The paper introduces Germagraphene as a novel high-capacity anode material for LIBs, supported by first-principles predictions of its electrochemical properties.

Findings

Specific capacity up to 1734 mAh/g

Low diffusion barrier (~0.151 eV)

Minimal lattice change (~0.48%) during lithiation

Abstract

Finding electrode materials with high capacity is a key challenge for developing Lithium-ion batteries (LIBs). Graphene was once expected to be a promising candidate, but it turns out to be too inert to interact with Li. Here, by using the first-principles calculations, we predict that Germanium doped graphene, termed as Germagraphene which has been achieved in recent experiment, is a promising LIB anode material. We find that at the optimal Ge concentration, which corresponds to the chemical formula C17Ge, the specific capacity for Germagraphene can be as high as 1734 mAh/g, over four times larger than graphite. We show that the material is conductive before and after Li adsorption. We also investigate the diffusion process of Li on Germagraphene, and find that the diffusion barrier is low (~0.151 eV), implying fast Li diffusion.

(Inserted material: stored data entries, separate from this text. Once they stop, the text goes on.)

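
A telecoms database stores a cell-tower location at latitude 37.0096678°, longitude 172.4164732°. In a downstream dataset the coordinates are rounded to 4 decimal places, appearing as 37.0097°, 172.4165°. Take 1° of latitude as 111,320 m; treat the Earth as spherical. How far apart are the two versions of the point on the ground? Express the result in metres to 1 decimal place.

Δlat = 37.0096678 − 37.0097 = -0.0000322°; Δlon = 172.4164732 − 172.4165 = -0.0000268°.
North–south shift: -0.0000322 × 111320 = -3.5845 m.
E–W at 37.0097°: -0.0000268° × 111320 × cos 37.0097° = -0.0000268 × 111320 × 0.7985 ≈ -2.38233 m.
Distance: √(3.5845² + 2.38233²) ≈ 4.30397 m.

4.3 metres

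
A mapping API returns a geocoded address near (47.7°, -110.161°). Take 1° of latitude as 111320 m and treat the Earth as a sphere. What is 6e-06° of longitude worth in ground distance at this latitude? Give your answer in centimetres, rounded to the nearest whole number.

45 centimetres

6e-06° of longitude at 47.7° is 6e-06 × 111320 × cos 47.7° ≈ 6e-06 × 74919.8 = 0.449519 m.
That is 0.449519 m = 44.952 cm.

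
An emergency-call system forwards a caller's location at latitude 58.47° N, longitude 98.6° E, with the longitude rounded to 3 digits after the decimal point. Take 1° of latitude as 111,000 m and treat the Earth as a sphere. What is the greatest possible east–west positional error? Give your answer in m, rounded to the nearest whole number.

29 m

Rounding to 3 decimal places leaves the longitude within ±0.0005° of the true value.
One degree of longitude at 58.47° is 111000 × cos 58.47° ≈ 111000 × 0.5229 = 58046.9 m.
Maximum E–W displacement: 0.0005 × 58046.9 = 29.0234 m.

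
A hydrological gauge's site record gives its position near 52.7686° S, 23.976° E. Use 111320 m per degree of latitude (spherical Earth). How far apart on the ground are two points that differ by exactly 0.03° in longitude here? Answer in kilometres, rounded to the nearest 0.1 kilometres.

2.0 kilometres

0.03° of longitude at 52.7686° is 0.03 × 111320 × cos 52.7686° ≈ 0.03 × 67352.6 = 2020.58 m.
That is 2020.58 m = 2.0206 km.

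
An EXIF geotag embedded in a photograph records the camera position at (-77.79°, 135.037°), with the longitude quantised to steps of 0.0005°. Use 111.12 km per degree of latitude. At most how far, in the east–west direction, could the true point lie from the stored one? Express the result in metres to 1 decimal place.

With a 0.0005° grid the true value lies within half a step, ±0.0005°/2 = ±0.00025°, of the stored one.
Parallels shrink by cos φ, so at 77.79° a degree of longitude is 111120 × 0.2115 ≈ 23501.4 m.
East–west error: 0.00025° × 23501.4 m/° ≈ 5.87534 m.

5.9 metres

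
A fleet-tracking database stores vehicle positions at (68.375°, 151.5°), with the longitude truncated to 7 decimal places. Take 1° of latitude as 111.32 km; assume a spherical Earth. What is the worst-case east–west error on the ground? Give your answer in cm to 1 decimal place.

Truncating at 7 decimal places can drop up to a full unit in the last place, so the longitude may be off by as much as 1e-07°.
Parallels shrink by cos φ, so at 68.375° a degree of longitude is 111320 × 0.3685 ≈ 41024.8 m.
Maximum E–W displacement: 1e-07 × 41024.8 = 0.00410248 m.
That is 0.00410248 m = 0.41025 cm.

0.4 cm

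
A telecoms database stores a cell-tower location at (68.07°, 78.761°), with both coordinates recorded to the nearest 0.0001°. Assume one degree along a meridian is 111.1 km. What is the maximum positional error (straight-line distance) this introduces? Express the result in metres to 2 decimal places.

5.93 metres

Rounding to 4 decimal places leaves each coordinate within ±5e-05° of the true value.
Latitude error → 5e-05 × 111100 = 5.555 m along the meridian.
E–W at 68.07°: 5e-05° × 111100 × cos 68.07° = 5e-05 × 111100 × 0.3735 ≈ 2.07465 m.
Combining orthogonally: (5.555² + 2.07465²)^½ ≈ 5.92977 m.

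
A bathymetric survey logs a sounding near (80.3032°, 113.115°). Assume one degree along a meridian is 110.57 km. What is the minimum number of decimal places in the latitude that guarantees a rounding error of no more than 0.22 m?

6 decimal places

One degree of latitude covers 110570 m.
Rounding to N decimal places gives at most 0.5 × 10⁻ᴺ degrees of error, i.e. 0.5 × 10⁻ᴺ × 110570 m.
Setting 55285 × 10⁻ᴺ ≤ 0.22 gives 10ᴺ ≥ 2.513e+05, i.e. N ≥ 5.40.
So 6 decimal places suffice (0.0553 m); 5 would allow up to 0.553 m.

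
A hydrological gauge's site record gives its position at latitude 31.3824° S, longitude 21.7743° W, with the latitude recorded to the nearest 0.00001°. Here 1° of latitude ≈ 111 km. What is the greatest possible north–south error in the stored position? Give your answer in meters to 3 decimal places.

0.555 meters

Rounding to 5 decimal places leaves the latitude within ±5e-06° of the true value.
So the N–S error is at most 5e-06 × 111000 = 0.555 m.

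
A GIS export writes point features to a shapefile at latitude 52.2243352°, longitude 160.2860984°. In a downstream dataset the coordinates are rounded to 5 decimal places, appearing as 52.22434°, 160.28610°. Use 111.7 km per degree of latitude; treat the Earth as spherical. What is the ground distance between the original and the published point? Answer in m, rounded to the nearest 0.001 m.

0.547 m

The latitude changed by -0.0000048° and the longitude by -0.0000016°.
N–S: -0.0000048° × 111700 m/° = -0.53616 m.
East–west at this latitude: -0.0000016° × 111700 × cos 52.2243° ≈ -0.0000016 × 68424.2 = -0.109479 m.
Distance: √(0.53616² + 0.109479²) ≈ 0.547223 m.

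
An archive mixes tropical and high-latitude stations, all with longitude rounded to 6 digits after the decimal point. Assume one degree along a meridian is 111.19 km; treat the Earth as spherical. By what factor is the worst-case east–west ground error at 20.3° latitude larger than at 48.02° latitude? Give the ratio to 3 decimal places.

Rounding to 6 decimal places leaves the longitude within ±5e-07° of the true value.
At 20.3°: 5e-07° × 111190 × cos 20.3° = 5e-07 × 111190 × 0.9379 ≈ 0.052142 m.
At 48.02°: 5e-07° × 111190 × cos 48.02° = 5e-07 × 111190 × 0.6689 ≈ 0.037186 m.
Ratio: 0.052142 / 0.037186 = cos 20.3° / cos 48.02° ≈ 1.4022.

1.402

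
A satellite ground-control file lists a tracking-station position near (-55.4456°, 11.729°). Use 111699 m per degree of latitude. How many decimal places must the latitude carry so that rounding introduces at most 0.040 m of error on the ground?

7 decimal places

One degree of latitude covers 111699 m.
Rounding to N decimal places gives at most 0.5 × 10⁻ᴺ degrees of error, i.e. 0.5 × 10⁻ᴺ × 111699 m.
Setting 55849.5 × 10⁻ᴺ ≤ 0.040 gives 10ᴺ ≥ 1.396e+06, i.e. N ≥ 6.14.
N = 6 would give 0.0558 m (too coarse); N = 7 gives 0.00558 m ≤ 0.040 m.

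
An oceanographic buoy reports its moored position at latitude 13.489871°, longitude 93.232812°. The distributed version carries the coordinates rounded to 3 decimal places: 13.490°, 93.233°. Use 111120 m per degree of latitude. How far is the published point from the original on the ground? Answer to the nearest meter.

The latitude changed by -0.000129° and the longitude by -0.000188°.
N–S: -0.000129° × 111120 m/° = -14.3345 m.
East–west at this latitude: -0.000188° × 111120 × cos 13.49° ≈ -0.000188 × 108054 = -20.3142 m.
Combined displacement = (14.3345² + 20.3142²)^½ ≈ 24.8625 m.

25 meters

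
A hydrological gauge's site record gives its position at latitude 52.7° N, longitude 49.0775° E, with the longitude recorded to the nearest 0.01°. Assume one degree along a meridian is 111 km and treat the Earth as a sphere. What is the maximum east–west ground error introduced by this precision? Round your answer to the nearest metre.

336 metres

Rounding to 2 decimal places leaves the longitude within ±0.005° of the true value.
Parallels shrink by cos φ, so at 52.7° a degree of longitude is 111000 × 0.6060 ≈ 67264.7 m.
So at most 0.005° × 67264.7 ≈ 336.324 m east–west.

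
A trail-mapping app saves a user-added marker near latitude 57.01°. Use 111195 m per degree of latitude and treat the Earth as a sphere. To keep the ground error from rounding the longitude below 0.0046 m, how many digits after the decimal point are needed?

7 decimal places

At 57.01° one degree of longitude covers 111195 × cos 57.01° ≈ 111195 × 0.5445 ≈ 60544.9 m.
With N decimal places the half-ulp bound is 0.5·10⁻ᴺ°, or 0.5·10⁻ᴺ × 60544.9 m on the ground.
Setting 30272.4 × 10⁻ᴺ ≤ 0.0046 gives 10ᴺ ≥ 6.581e+06, i.e. N ≥ 6.82.
So 7 decimal places suffice (0.00303 m); 6 would allow up to 0.0303 m.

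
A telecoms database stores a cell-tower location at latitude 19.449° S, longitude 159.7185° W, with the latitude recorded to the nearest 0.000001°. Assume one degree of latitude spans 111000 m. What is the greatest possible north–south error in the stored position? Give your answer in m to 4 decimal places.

Rounding to 6 decimal places leaves the latitude within ±5e-07° of the true value.
Along the meridian that is 5e-07° × 111000 m/° = 0.0555 m.

0.0555 m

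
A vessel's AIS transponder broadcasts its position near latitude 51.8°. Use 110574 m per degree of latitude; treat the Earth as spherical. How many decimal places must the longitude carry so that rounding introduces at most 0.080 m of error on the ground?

6 decimal places

At 51.8° one degree of longitude covers 110574 × cos 51.8° ≈ 110574 × 0.6184 ≈ 68379.9 m.
Rounding to N decimal places gives at most 0.5 × 10⁻ᴺ degrees of error, i.e. 0.5 × 10⁻ᴺ × 68379.9 m.
Setting 34189.9 × 10⁻ᴺ ≤ 0.080 gives 10ᴺ ≥ 4.274e+05, i.e. N ≥ 5.63.
N = 5 would give 0.342 m (too coarse); N = 6 gives 0.0342 m ≤ 0.080 m.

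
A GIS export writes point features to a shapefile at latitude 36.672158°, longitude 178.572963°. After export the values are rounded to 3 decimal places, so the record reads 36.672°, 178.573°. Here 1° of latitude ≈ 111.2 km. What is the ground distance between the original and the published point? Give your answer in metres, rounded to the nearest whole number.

18 metres

The latitude changed by +0.000158° and the longitude by -0.000037°.
N–S: 0.000158° × 111200 m/° = 17.5696 m.
E–W at 36.672°: -0.000037° × 111200 × cos 36.672° = -0.000037 × 111200 × 0.8021 ≈ -3.30003 m.
Hypotenuse of the two orthogonal shifts: √(17.5696² + 3.30003²) = 17.8768 m.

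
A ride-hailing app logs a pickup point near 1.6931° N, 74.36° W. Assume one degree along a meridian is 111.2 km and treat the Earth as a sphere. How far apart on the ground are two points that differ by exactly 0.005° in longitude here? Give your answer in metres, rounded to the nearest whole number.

At 1.6931° a degree of longitude is 111200 × cos 1.6931° ≈ 111151 m, so 0.005° corresponds to 555.757 m.

556 metres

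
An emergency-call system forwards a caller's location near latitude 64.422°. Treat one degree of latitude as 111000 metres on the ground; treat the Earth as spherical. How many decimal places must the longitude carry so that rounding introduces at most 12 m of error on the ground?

At 64.422° one degree of longitude covers 111000 × cos 64.422° ≈ 111000 × 0.4317 ≈ 47923.1 m.
Rounding to N decimal places gives at most 0.5 × 10⁻ᴺ degrees of error, i.e. 0.5 × 10⁻ᴺ × 47923.1 m.
Need 0.5 × 47923.1 × 10⁻ᴺ ≤ 12 → 10⁻ᴺ ≤ 5.008e-04, so N ≥ 3.30.
At 3 places the error can reach 24 m, but 4 places keeps it to 2.4 m.

4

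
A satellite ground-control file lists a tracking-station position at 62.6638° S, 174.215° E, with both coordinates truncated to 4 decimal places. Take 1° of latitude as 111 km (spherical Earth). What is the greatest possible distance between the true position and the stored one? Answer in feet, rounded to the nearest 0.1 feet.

40.1 feet

Truncating at 4 decimal places can drop up to a full unit in the last place, so each coordinate may be off by as much as 0.0001°.
N–S: 0.0001° × 111000 m/° = 11.1 m.
East–west component at 62.6638°: 0.0001° × 111000 × cos 62.6638° ≈ 0.0001 × 50972.4 ≈ 5.09724 m.
Worst case both components are at the extreme and orthogonal: √(11.1² + 5.09724²) ≈ 12.2144 m.
Converting: 12.2144 m × 3.2808 ft/m ≈ 40.074 ft.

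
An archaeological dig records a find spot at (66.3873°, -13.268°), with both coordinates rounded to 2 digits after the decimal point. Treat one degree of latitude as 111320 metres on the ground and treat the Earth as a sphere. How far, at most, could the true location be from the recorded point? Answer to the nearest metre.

Rounding to 2 decimal places leaves each coordinate within ±0.005° of the true value.
North–south component: 0.005° × 111320 = 556.6 m.
E–W at 66.3873°: 0.005° × 111320 × cos 66.3873° = 0.005 × 111320 × 0.4006 ≈ 222.947 m.
Worst case both components are at the extreme and orthogonal: √(556.6² + 222.947²) ≈ 599.591 m.

600 metres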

The calculated average intercalation potential is very low (~0.03 V), which is beneficial for increasing the working voltage for the full-cells. In addition, during the process of Li intercalation, the lattice change for the material is quite small (~0.48%), implying good cycle performance. These results suggest that Germagraphene could be a promising high-capacity anode material for LIBs.